First of all, why do helicopters have tail rotors?
Well, they mainly serve as an anti-torque measure, preventing the aircraft from twirling around in response to the spinning of the main rotor. Additionally, by moving the tail to one side or the other, they determine the direction in which the front of the helicopter faces. They always spin at the same time and the same rate as the main rotor, with the amount of thrust they produce being varied by adjusting the angle of their blades.
Tail rotors are a potential hazard, though – people periodically get lethally injured when they walk into their whirling blades, while the copter is idling on the ground. Additionally, because they’re always spinning at high speed, those rotors contribute significantly to the overall operational sound of the helicopter.
That’s where the Electrically Distributed Anti-Torque (or EDAT) system comes in.
Currently being developed by the Bell helicopter company, it does away with the tail rotor, substituting four ducted variable-RPM fans.
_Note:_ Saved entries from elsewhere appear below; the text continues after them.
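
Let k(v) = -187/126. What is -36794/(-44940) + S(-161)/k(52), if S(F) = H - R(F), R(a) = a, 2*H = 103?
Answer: -35187883/247170 ≈ -142.36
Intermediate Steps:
k(v) = -187/126 (k(v) = -187*1/126 = -187/126)
H = 103/2 (H = (1/2)*103 = 103/2 ≈ 51.500)
S(F) = 103/2 - F
-36794/(-44940) + S(-161)/k(52) = -36794/(-44940) + (103/2 - 1*(-161))/(-187/126) = -36794*(-1/44940) + (103/2 + 161)*(-126/187) = 18397/22470 + (425/2)*(-126/187) = 18397/22470 - 1575/11 = -35187883/247170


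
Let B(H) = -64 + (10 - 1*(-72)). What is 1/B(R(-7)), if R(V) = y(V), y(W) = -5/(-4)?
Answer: 1/18 ≈ 0.055556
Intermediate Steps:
y(W) = 5/4 (y(W) = -5*(-1/4) = 5/4)
R(V) = 5/4
B(H) = 18 (B(H) = -64 + (10 + 72) = -64 + 82 = 18)
1/B(R(-7)) = 1/18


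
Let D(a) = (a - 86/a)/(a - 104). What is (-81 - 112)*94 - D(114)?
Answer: -2069479/114 ≈ -18153.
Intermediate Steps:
D(a) = (a - 86/a)/(-104 + a)
(-81 - 112)*94 - D(114) = (-81 - 112)*94 - (-86 + 114²)/(114*(-104 + 114)) = -193*94 - (-86 + 12996)/(114*10) = -18142 - 12910/(114*10) = -18142 - 1*1291/114 = -18142 - 1291/114 = -2069479/114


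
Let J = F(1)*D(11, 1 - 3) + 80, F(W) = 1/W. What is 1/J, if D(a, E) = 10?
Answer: 1/90 ≈ 0.011111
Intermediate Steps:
J = 90 (J = 10/1 + 80 = 1*10 + 80 = 10 + 80 = 90)
1/J = 1/90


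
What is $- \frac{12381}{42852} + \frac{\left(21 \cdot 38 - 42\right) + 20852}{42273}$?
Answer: $\frac{134188001}{603827532} \approx 0.22223$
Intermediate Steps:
$- \frac{12381}{42852} + \frac{\left(21 \cdot 38 - 42\right) + 20852}{42273} = \left(-12381\right) \frac{1}{42852} + \left(\left(798 - 42\right) + 20852\right) \frac{1}{42273} = - \frac{4127}{14284} + \left(756 + 20852\right) \frac{1}{42273} = - \frac{4127}{14284} + 21608 \cdot \frac{1}{42273} = - \frac{4127}{14284} + \frac{21608}{42273} = \frac{134188001}{603827532}$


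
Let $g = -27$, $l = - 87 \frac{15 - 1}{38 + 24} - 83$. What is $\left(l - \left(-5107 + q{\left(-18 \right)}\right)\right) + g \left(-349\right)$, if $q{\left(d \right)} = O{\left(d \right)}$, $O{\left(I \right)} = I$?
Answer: $\frac{447806}{31} \approx 14445.0$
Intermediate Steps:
$l = - \frac{3182}{31}$ ($l = - 87 \cdot \frac{14}{62} - 83 = - 87 \cdot 14 \cdot \frac{1}{62} - 83 = \left(-87\right) \frac{7}{31} - 83 = - \frac{609}{31} - 83 = - \frac{3182}{31} \approx -102.65$)
$q{\left(d \right)} = d$
$\left(l - \left(-5107 + q{\left(-18 \right)}\right)\right) + g \left(-349\right) = \left(- \frac{3182}{31} + \left(5107 - -18\right)\right) - -9423 = \left(- \frac{3182}{31} + \left(5107 + 18\right)\right) + 9423 = \left(- \frac{3182}{31} + 5125\right) + 9423 = \frac{155693}{31} + 9423 = \frac{447806}{31}$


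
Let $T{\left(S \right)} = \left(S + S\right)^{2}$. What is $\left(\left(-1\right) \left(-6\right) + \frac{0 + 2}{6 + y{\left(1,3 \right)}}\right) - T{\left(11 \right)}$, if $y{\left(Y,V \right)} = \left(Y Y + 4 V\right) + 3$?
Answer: $- \frac{5257}{11} \approx -477.91$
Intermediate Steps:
$T{\left(S \right)} = 4 S^{2}$ ($T{\left(S \right)} = \left(2 S\right)^{2} = 4 S^{2}$)
$y{\left(Y,V \right)} = 3 + Y^{2} + 4 V$ ($y{\left(Y,V \right)} = \left(Y^{2} + 4 V\right) + 3 = 3 + Y^{2} + 4 V$)
$\left(\left(-1\right) \left(-6\right) + \frac{0 + 2}{6 + y{\left(1,3 \right)}}\right) - T{\left(11 \right)} = \left(\left(-1\right) \left(-6\right) + \frac{0 + 2}{6 + \left(3 + 1^{2} + 4 \cdot 3\right)}\right) - 4 \cdot 11^{2} = \left(6 + \frac{2}{6 + \left(3 + 1 + 12\right)}\right) - 4 \cdot 121 = \left(6 + \frac{2}{6 + 16}\right) - 484 = \left(6 + \frac{2}{22}\right) - 484 = \left(6 + 2 \cdot \frac{1}{22}\right) - 484 = \left(6 + \frac{1}{11}\right) - 484 = \frac{67}{11} - 484 = - \frac{5257}{11}$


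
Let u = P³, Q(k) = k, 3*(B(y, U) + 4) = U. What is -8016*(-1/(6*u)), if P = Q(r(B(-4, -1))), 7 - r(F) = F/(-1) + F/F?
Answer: 36072/125 ≈ 288.58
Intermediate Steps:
B(y, U) = -4 + U/3
r(F) = 6 + F (r(F) = 7 - (F/(-1) + F/F) = 7 - (F*(-1) + 1) = 7 - (-F + 1) = 7 - (1 - F) = 7 + (-1 + F) = 6 + F)
P = 5/3 (P = 6 + (-4 + (⅓)*(-1)) = 6 + (-4 - ⅓) = 6 - 13/3 = 5/3 ≈ 1.6667)
u = 125/27 (u = (5/3)³ = 125/27 ≈ 4.6296)
-8016*(-1/(6*u)) = -8016/((-6*125/27)) = -8016/(-250/9) = -8016*(-9/250) = 36072/125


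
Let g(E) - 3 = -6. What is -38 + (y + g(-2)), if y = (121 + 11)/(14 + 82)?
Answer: -317/8 ≈ -39.625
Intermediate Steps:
g(E) = -3 (g(E) = 3 - 6 = -3)
y = 11/8 (y = 132/96 = 132*(1/96) = 11/8 ≈ 1.3750)
-38 + (y + g(-2)) = -38 + (11/8 - 3) = -38 - 13/8 = -317/8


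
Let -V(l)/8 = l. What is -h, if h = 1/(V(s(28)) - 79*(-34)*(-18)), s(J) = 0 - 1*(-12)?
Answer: 1/48444 ≈ 2.0642e-5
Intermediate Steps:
s(J) = 12 (s(J) = 0 + 12 = 12)
V(l) = -8*l
h = -1/48444 (h = 1/(-8*12 - 79*(-34)*(-18)) = 1/(-96 + 2686*(-18)) = 1/(-96 - 48348) = 1/(-48444) = -1/48444 ≈ -2.0642e-5)
-h = -1*(-1/48444) = 1/48444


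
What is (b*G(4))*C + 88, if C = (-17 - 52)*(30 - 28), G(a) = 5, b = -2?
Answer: 1468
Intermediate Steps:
C = -138 (C = -69*2 = -138)
(b*G(4))*C + 88 = -2*5*(-138) + 88 = -10*(-138) + 88 = 1380 + 88 = 1468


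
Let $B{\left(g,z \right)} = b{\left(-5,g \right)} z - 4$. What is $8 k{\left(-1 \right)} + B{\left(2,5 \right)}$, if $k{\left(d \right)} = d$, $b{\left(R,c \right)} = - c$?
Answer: $-22$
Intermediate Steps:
$B{\left(g,z \right)} = -4 - g z$ ($B{\left(g,z \right)} = - g z - 4 = -4 - g z$)
$8 k{\left(-1 \right)} + B{\left(2,5 \right)} = 8 \left(-1\right) - \left(4 + 2 \cdot 5\right) = -8 - 14 = -22$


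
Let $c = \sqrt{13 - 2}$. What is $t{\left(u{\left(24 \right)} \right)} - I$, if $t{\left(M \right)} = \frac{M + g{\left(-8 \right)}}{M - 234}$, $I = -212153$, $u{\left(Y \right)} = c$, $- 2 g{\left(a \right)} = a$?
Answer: $\frac{11614315038}{54745} - \frac{238 \sqrt{11}}{54745} \approx 2.1215 \cdot 10^{5}$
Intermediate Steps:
$g{\left(a \right)} = - \frac{a}{2}$
$c = \sqrt{11} \approx 3.3166$
$u{\left(Y \right)} = \sqrt{11}$
$t{\left(M \right)} = \frac{4 + M}{-234 + M}$ ($t{\left(M \right)} = \frac{M - -4}{M - 234} = \frac{M + 4}{-234 + M} = \frac{4 + M}{-234 + M}$)
$t{\left(u{\left(24 \right)} \right)} - I = \frac{4 + \sqrt{11}}{-234 + \sqrt{11}} - -212153 = \frac{4 + \sqrt{11}}{-234 + \sqrt{11}} + 212153 = 212153 + \frac{4 + \sqrt{11}}{-234 + \sqrt{11}}$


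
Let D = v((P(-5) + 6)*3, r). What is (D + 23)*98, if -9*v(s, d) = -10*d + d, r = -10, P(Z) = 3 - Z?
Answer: 1274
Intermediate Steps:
v(s, d) = d (v(s, d) = -(-10*d + d)/9 = -(-1)*d = d)
D = -10
(D + 23)*98 = (-10 + 23)*98 = 13*98 = 1274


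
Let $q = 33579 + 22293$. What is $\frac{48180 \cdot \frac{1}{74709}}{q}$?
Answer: $\frac{4015}{347845104} \approx 1.1542 \cdot 10^{-5}$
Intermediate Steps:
$q = 55872$
$\frac{48180 \cdot \frac{1}{74709}}{q} = \frac{48180 \cdot \frac{1}{74709}}{55872} = 48180 \cdot \frac{1}{74709} \cdot \frac{1}{55872} = \frac{16060}{24903} \cdot \frac{1}{55872} = \frac{4015}{347845104}$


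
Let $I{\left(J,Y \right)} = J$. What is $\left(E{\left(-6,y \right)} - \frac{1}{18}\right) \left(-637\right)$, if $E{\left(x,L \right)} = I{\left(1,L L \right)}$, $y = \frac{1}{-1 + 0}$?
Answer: $- \frac{10829}{18} \approx -601.61$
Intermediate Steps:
$y = -1$ ($y = \frac{1}{-1} = -1$)
$E{\left(x,L \right)} = 1$
$\left(E{\left(-6,y \right)} - \frac{1}{18}\right) \left(-637\right) = \left(1 - \frac{1}{18}\right) \left(-637\right) = \frac{17}{18} \left(-637\right) = - \frac{10829}{18}$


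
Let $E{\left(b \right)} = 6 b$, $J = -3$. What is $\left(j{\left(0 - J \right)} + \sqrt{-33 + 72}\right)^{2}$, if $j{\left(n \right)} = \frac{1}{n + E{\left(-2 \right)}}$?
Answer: $\frac{3160}{81} - \frac{2 \sqrt{39}}{9} \approx 37.625$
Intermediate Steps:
$j{\left(n \right)} = \frac{1}{-12 + n}$ ($j{\left(n \right)} = \frac{1}{n + 6 \left(-2\right)} = \frac{1}{n - 12} = \frac{1}{-12 + n}$)
$\left(j{\left(0 - J \right)} + \sqrt{-33 + 72}\right)^{2} = \left(\frac{1}{-12 + \left(0 - -3\right)} + \sqrt{-33 + 72}\right)^{2} = \left(\frac{1}{-12 + \left(0 + 3\right)} + \sqrt{39}\right)^{2} = \left(\frac{1}{-12 + 3} + \sqrt{39}\right)^{2} = \left(\frac{1}{-9} + \sqrt{39}\right)^{2} = \left(- \frac{1}{9} + \sqrt{39}\right)^{2}$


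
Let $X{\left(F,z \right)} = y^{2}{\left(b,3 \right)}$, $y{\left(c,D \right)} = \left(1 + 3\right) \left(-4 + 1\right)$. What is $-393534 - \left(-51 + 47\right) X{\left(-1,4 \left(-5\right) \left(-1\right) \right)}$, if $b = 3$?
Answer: $-392958$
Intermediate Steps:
$y{\left(c,D \right)} = -12$ ($y{\left(c,D \right)} = 4 \left(-3\right) = -12$)
$X{\left(F,z \right)} = 144$ ($X{\left(F,z \right)} = \left(-12\right)^{2} = 144$)
$-393534 - \left(-51 + 47\right) X{\left(-1,4 \left(-5\right) \left(-1\right) \right)} = -393534 - \left(-51 + 47\right) 144 = -393534 - \left(-4\right) 144 = -393534 - -576 = -393534 + 576 = -392958$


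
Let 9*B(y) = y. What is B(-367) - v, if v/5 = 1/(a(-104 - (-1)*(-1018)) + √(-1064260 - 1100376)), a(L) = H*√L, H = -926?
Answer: -367/9 - 2315*I*√1122/479961718 - 5*I*√541159/479961718 ≈ -40.778 - 0.00016923*I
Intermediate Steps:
B(y) = y/9
a(L) = -926*√L
v = 5/(-926*I*√1122 + 2*I*√541159) (v = 5/(-926*√(-104 - (-1)*(-1018)) + √(-1064260 - 1100376)) = 5/(-926*√(-104 - 1*1018) + √(-2164636)) = 5/(-926*√(-104 - 1018) + 2*I*√541159) = 5/(-926*I*√1122 + 2*I*√541159) ≈ 0.00016923*I)
B(-367) - v = (⅑)*(-367) - 5*I*(√541159 + 463*√1122)/479961718 = -367/9 - 5*I*(√541159 + 463*√1122)/479961718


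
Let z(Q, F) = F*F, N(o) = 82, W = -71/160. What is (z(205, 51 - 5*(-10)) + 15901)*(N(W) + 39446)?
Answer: 1031759856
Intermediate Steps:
W = -71/160 (W = -71*1/160 = -71/160 ≈ -0.44375)
z(Q, F) = F**2
(z(205, 51 - 5*(-10)) + 15901)*(N(W) + 39446) = ((51 - 5*(-10))**2 + 15901)*(82 + 39446) = ((51 + 50)**2 + 15901)*39528 = (101**2 + 15901)*39528 = (10201 + 15901)*39528 = 26102*39528 = 1031759856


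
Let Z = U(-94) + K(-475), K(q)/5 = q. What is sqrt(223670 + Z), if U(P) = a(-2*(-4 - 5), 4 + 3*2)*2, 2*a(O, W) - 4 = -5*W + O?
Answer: sqrt(221267) ≈ 470.39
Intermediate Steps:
K(q) = 5*q
a(O, W) = 2 + O/2 - 5*W/2 (a(O, W) = 2 + (-5*W + O)/2 = 2 + (O - 5*W)/2 = 2 + (O/2 - 5*W/2) = 2 + O/2 - 5*W/2)
U(P) = -28 (U(P) = (2 + (-2*(-4 - 5))/2 - 5*(4 + 3*2)/2)*2 = (2 + (-2*(-9))/2 - 5*(4 + 6)/2)*2 = (2 + (1/2)*18 - 5/2*10)*2 = (2 + 9 - 25)*2 = -14*2 = -28)
Z = -2403 (Z = -28 + 5*(-475) = -28 - 2375 = -2403)
sqrt(223670 + Z) = sqrt(223670 - 2403) = sqrt(221267)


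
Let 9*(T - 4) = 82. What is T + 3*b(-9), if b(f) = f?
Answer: -125/9 ≈ -13.889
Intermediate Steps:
T = 118/9 (T = 4 + (⅑)*82 = 4 + 82/9 = 118/9 ≈ 13.111)
T + 3*b(-9) = 118/9 + 3*(-9) = 118/9 - 27 = -125/9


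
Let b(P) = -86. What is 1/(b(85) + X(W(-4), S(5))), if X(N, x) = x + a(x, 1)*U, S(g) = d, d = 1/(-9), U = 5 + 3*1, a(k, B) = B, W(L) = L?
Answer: -9/703 ≈ -0.012802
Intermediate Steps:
U = 8 (U = 5 + 3 = 8)
d = -⅑ ≈ -0.11111
S(g) = -⅑
X(N, x) = 8 + x (X(N, x) = x + 1*8 = x + 8 = 8 + x)
1/(b(85) + X(W(-4), S(5))) = 1/(-86 + (8 - ⅑)) = 1/(-86 + 71/9) = 1/(-703/9) = -9/703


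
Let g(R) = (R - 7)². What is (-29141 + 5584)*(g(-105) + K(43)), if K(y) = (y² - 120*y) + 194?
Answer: -222071839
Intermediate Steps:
K(y) = 194 + y² - 120*y
g(R) = (-7 + R)²
(-29141 + 5584)*(g(-105) + K(43)) = (-29141 + 5584)*((-7 - 105)² + (194 + 43² - 120*43)) = -23557*((-112)² + (194 + 1849 - 5160)) = -23557*(12544 - 3117) = -23557*9427 = -222071839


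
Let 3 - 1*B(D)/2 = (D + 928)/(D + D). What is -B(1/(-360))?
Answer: -334085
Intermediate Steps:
B(D) = 6 - (928 + D)/D (B(D) = 6 - 2*(D + 928)/(D + D) = 6 - 2*(928 + D)/(2*D) = 6 - 2*(928 + D)*1/(2*D) = 6 - (928 + D)/D)
-B(1/(-360)) = -(5 - 928/(1/(-360))) = -(5 - 928/(-1/360)) = -(5 - 928*(-360)) = -(5 + 334080) = -1*334085 = -334085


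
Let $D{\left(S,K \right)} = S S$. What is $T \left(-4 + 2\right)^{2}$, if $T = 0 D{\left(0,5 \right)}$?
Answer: $0$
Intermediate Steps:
$D{\left(S,K \right)} = S^{2}$
$T = 0$ ($T = 0 \cdot 0^{2} = 0 \cdot 0 = 0$)
$T \left(-4 + 2\right)^{2} = 0 \left(-4 + 2\right)^{2} = 0 \left(-2\right)^{2} = 0 \cdot 4 = 0$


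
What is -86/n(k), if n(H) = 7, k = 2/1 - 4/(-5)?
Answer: -86/7 ≈ -12.286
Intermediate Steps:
k = 14/5 (k = 2*1 - 4*(-⅕) = 2 + ⅘ = 14/5 ≈ 2.8000)
-86/n(k) = -86/7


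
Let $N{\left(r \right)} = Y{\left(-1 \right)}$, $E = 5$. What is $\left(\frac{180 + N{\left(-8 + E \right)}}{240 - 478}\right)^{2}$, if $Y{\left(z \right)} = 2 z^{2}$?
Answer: $\frac{169}{289} \approx 0.58477$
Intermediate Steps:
$N{\left(r \right)} = 2$ ($N{\left(r \right)} = 2 \left(-1\right)^{2} = 2 \cdot 1 = 2$)
$\left(\frac{180 + N{\left(-8 + E \right)}}{240 - 478}\right)^{2} = \left(\frac{180 + 2}{240 - 478}\right)^{2} = \left(\frac{182}{-238}\right)^{2} = \left(182 \left(- \frac{1}{238}\right)\right)^{2} = \left(- \frac{13}{17}\right)^{2} = \frac{169}{289}$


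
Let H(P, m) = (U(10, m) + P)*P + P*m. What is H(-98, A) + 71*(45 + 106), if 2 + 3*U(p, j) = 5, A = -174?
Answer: 37279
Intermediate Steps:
U(p, j) = 1 (U(p, j) = -2/3 + (1/3)*5 = -2/3 + 5/3 = 1)
H(P, m) = P*m + P*(1 + P) (H(P, m) = (1 + P)*P + P*m = P*(1 + P) + P*m = P*m + P*(1 + P))
H(-98, A) + 71*(45 + 106) = -98*(1 - 98 - 174) + 71*(45 + 106) = -98*(-271) + 71*151 = 26558 + 10721 = 37279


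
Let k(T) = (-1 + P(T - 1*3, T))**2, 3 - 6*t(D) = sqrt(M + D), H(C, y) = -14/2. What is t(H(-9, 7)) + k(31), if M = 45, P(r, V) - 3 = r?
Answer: 1801/2 - sqrt(38)/6 ≈ 899.47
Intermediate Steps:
P(r, V) = 3 + r
H(C, y) = -7 (H(C, y) = -14*1/2 = -7)
t(D) = 1/2 - sqrt(45 + D)/6
k(T) = (-1 + T)**2 (k(T) = (-1 + (3 + (T - 1*3)))**2 = (-1 + (3 + (T - 3)))**2 = (-1 + (3 + (-3 + T)))**2 = (-1 + T)**2)
t(H(-9, 7)) + k(31) = (1/2 - sqrt(45 - 7)/6) + (-1 + 31)**2 = (1/2 - sqrt(38)/6) + 30**2 = (1/2 - sqrt(38)/6) + 900 = 1801/2 - sqrt(38)/6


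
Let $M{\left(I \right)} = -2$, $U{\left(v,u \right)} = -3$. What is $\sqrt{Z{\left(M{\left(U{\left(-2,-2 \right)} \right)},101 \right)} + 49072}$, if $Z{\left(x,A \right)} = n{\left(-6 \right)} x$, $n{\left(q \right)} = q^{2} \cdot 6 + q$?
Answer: $2 \sqrt{12163} \approx 220.57$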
While these are electrically powered by a main-rotor-located generator, they operate independently of that rotor – their thrust is determined not by the angle of their blades, but simply by how fast they’re spinning.
For one thing, this means that they don’t need to spin at all when the aircraft is securely held in place by its own weight, while sitting on the ground. Additionally, once the chopper takes off, they only spin as fast as is needed in order to produce the necessary amount of thrust, producing less noise overall.
In fact, thanks to a vertical fin on the EDAT that serves as an airfoil, the fans can be shut off entirely while the helicopter is in fast forward flight – the rapid air flow on either side of the fin holds the tail in place all on its own.
And as an added bonus, should one or more of the fans fail for some reason, the thrust of the others can temporarily be adjusted in order to compensate. By contrast, there’s no such redundancy possible with a single tail rotor. That said, the main reason that the new system incorporates multiple small fans lies in the fact they’re highly responsive, as they can each change speed much quicker than a single large fan.
According to Bell’s Program Director of Light Aircraft, Eric Sinusas, the company is still in the process of determining how EDAT compares to tail rotors in regards to weight, cost and fuel usage. He tells us that the system is not, however, as mechanically complex.
“It certainly has less moving mechanical components,” he says. “A conventional tail rotor, not only does it have a drive shaft and gear boxes and couplings and bearings and all those components, but it’s also changing the pitch of the blades dynamically, while they’re rotating. Those inputs go all the way back to the pilot’s pedals, through a set of control tubes.”
The single existing EDAT demonstrator helicopter made its first flight last May, and can be seen in action in the following video. Sinusas states that the company is encouraged by the results of flight tests conducted so far, and hopes to ultimately integrate the system into a commercial product.